< Job 18 >
1 Nu nam Bildad van Sjóeach het woord, en sprak:
2 Wanneer maakt gij eindelijk eens een eind aan uw praten, Wordt gij verstandig, en laat ons aan het woord;
3 Waarom worden wij als vee beschouwd, En zijn wij zo dom in uw ogen?
4 Gij, die in uw woede uzelf verscheurt: Zou om uwentwil de aarde worden ontvolkt, Een rots van haar plaats verwijderd, Een berg van zijn grondslag gerukt?
5 Waarachtig, het licht van den boze dooft uit, De vlam van zijn vuur blijft niet schijnen;
6 Het licht wordt donker in zijn tent, De lamp gaat boven hem uit.
7 Zijn krachtige tred wordt verlamd, Zijn eigen beleid doet hem struikelen;
8 Want door zijn eigen voeten wordt hij in het net gedreven, En wandelt hij over de mazen.
9 Een klem grijpt zijn hiel, een net houdt hem vast.

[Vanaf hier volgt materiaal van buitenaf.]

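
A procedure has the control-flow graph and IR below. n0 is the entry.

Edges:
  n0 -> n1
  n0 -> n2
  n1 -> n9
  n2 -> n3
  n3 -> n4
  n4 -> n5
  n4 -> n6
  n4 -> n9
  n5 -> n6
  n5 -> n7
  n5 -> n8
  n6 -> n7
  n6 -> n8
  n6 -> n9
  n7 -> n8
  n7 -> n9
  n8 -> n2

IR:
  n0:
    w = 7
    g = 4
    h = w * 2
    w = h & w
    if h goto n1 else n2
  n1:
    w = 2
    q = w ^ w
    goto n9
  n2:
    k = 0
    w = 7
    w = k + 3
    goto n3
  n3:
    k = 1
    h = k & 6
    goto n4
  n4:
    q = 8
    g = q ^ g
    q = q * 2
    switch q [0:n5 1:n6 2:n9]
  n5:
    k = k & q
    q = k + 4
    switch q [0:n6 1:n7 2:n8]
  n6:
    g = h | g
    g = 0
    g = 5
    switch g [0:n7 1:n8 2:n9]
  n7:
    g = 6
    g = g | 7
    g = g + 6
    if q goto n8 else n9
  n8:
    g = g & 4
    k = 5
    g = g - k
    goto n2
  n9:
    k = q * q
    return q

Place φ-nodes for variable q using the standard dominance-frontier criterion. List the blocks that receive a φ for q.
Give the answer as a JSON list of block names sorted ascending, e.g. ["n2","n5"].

Answer: ["n2", "n6", "n7", "n8", "n9"]

Working:
idom tree: n1←n0 n2←n0 n3←n2 n4←n3 n5←n4 n6←n4 n7←n4 n8←n4 n9←n0
Dom∩ at merges:
  n2: preds {n0,n8}: {n0} ∩ {n0,n2,n3,n4,n8} = {n0}; idom=n0
  n6: preds {n4,n5}: {n0,n2,n3,n4} ∩ {n0,n2,n3,n4,n5} = {n0,n2,n3,n4}; idom=n4
  n7: preds {n5,n6}: {n0,n2,n3,n4,n5} ∩ {n0,n2,n3,n4,n6} = {n0,n2,n3,n4}; idom=n4
  n8: preds {n5,n6,n7}: {n0,n2,n3,n4,n5} ∩ {n0,n2,n3,n4,n6} ∩ {n0,n2,n3,n4,n7} = {n0,n2,n3,n4}; idom=n4
  n9: preds {n1,n4,n6,n7}: {n0,n1} ∩ {n0,n2,n3,n4} ∩ {n0,n2,n3,n4,n6} ∩ {n0,n2,n3,n4,n7} = {n0}; idom=n0

Frontier:
  join n2 pred n0: · stop@n0
  join n2 pred n8: n8→n4→n3→n2 stop@n0
  join n6 pred n4: · stop@n4
  join n6 pred n5: n5 stop@n4
  join n7 pred n5: n5 stop@n4
  join n7 pred n6: n6 stop@n4
  join n8 pred n5: n5 stop@n4
  join n8 pred n6: n6 stop@n4
  join n8 pred n7: n7 stop@n4
  join n9 pred n1: n1 stop@n0
  join n9 pred n4: n4→n3→n2 stop@n0
  join n9 pred n6: n6→n4→n3→n2 stop@n0
  join n9 pred n7: n7→n4→n3→n2 stop@n0
  n0: DF=∅
  n1: DF={n9}
  n2: DF={n2,n9}
  n3: DF={n2,n9}
  n4: DF={n2,n9}
  n5: DF={n6,n7,n8}
  n6: DF={n7,n8,n9}
  n7: DF={n8,n9}
  n8: DF={n2}
  n9: DF=∅

φ for q: defs {n1,n4,n5}
  DF⁺ = {n2,n6,n7,n8,n9}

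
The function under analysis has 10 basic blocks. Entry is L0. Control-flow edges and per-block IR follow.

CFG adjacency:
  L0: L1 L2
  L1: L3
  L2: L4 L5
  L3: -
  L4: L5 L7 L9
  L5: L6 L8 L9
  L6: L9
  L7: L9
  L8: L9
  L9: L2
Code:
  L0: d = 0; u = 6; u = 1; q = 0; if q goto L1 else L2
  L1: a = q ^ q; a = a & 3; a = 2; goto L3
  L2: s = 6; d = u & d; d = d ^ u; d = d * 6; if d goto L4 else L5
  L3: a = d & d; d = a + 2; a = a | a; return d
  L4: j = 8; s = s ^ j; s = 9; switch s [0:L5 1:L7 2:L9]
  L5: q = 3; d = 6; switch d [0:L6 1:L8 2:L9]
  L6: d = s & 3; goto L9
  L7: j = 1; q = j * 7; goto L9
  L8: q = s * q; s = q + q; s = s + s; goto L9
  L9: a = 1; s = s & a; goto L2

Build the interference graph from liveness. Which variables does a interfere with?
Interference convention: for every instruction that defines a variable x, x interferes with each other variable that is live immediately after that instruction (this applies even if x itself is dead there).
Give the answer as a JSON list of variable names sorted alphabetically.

Answer: ["d", "s", "u"]

Analysis:
Block summaries:
  L0: def={d,q,u} ue=∅
  L1: def={a} ue={q}
  L2: def={d,s} ue={d,u}
  L3: def={a,d} ue={d}
  L4: def={j,s} ue={s}
  L5: def={d,q} ue=∅
  L6: def={d} ue={s}
  L7: def={j,q} ue=∅
  L8: def={q,s} ue={q,s}
  L9: def={a,s} ue={s}

Liveness:
  live L0: ∅→{d,q,u}
  live L1: {d,q}→{d}
  live L2: {d,u}→{d,s,u}
  live L3: {d}→∅
  live L4: {d,s,u}→{d,s,u}
  live L5: {s,u}→{d,q,s,u}
  live L6: {s,u}→{d,s,u}
  live L7: {d,s,u}→{d,s,u}
  live L8: {d,q,s,u}→{d,s,u}
  live L9: {d,s,u}→{d,u}

Conflict graph:
  a↔{d,s,u}
  d↔{a,j,q,s,u}
  j↔{d,s,u}
  q↔{d,s,u}
  s↔{a,d,j,q,u}
  u↔{a,d,j,q,s}

N(a) = ["d", "s", "u"]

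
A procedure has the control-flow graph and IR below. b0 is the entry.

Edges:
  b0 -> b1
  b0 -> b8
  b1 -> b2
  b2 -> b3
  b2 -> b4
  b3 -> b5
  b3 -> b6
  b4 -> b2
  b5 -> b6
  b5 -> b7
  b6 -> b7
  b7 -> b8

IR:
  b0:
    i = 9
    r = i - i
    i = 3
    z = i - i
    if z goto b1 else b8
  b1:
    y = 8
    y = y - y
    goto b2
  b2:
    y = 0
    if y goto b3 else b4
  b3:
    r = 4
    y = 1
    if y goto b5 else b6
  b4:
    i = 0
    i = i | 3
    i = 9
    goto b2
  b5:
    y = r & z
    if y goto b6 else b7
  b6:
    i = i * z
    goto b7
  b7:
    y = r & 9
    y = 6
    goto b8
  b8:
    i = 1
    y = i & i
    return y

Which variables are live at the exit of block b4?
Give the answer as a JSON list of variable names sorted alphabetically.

def/use:
  b0 def {i,r,z} use ∅
  b1 def {y} use ∅
  b2 def {y} use ∅
  b3 def {r,y} use ∅
  b4 def {i} use ∅
  b5 def {y} use {r,z}
  b6 def {i} use {i,z}
  b7 def {y} use {r}
  b8 def {i,y} use ∅

Backward fixpoint:
  live b0: ∅→{i,z}
  live b1: {i,z}→{i,z}
  live b2: {i,z}→{i,z}
  live b3: {i,z}→{i,r,z}
  live b4: {z}→{i,z}
  live b5: {i,r,z}→{i,r,z}
  live b6: {i,r,z}→{r}
  live b7: {r}→∅
  live b8: ∅→∅

live-out(b4) = ["i", "z"]

Answer: ["i", "z"]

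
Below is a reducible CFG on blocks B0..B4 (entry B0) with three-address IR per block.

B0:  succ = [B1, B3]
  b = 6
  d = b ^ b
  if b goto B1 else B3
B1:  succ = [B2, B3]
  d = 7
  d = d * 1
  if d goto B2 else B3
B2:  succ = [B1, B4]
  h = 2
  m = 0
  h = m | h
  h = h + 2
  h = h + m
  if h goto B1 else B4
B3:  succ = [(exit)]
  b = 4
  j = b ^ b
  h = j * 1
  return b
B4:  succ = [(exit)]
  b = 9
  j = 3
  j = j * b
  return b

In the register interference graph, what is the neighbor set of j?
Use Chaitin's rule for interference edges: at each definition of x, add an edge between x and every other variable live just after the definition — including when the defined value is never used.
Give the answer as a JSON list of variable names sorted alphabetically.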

10 Zijn strik ligt in de grond verborgen, een val op zijn pad;
11 Verschrikkingen beangstigen hem van alle kant, En vervolgen hem, stap voor stap.
12 Het onheil hongert naar hem, De rampspoed staat aan zijn zijde gereed;
13 Zijn huid wordt door ziekte verteerd, De eersteling van de dood slokt zijn leden op.
14 Hij wordt uit zijn tent gerukt, waar hij zich veilig waande, En zij sleept hem naar den vorst der verschrikking
15 Zij woont in zijn tent, die hem niet langer behoort, En over zijn woning wordt zwavel gestrooid.
16 Van onderen verdorren zijn wortels, Van boven verwelken zijn twijgen;
17 Zijn gedachtenis verdwijnt uit het land, Zelfs in de steppe heeft hij geen naam.
18 Men stoot hem uit het licht de duisternis in, Men jaagt hem uit de wereld weg;
19 Hij heeft onder zijn volk geen kroost, geen geslacht, In zijn woonplaats geen, die hem rest.
20 Over zijn lot staat het Westen ontsteld, En het Oosten siddert er van:
21 Waarachtig, zo gaat het met het verblijf van den boze, Met de woonplaats van hem, die God miskent!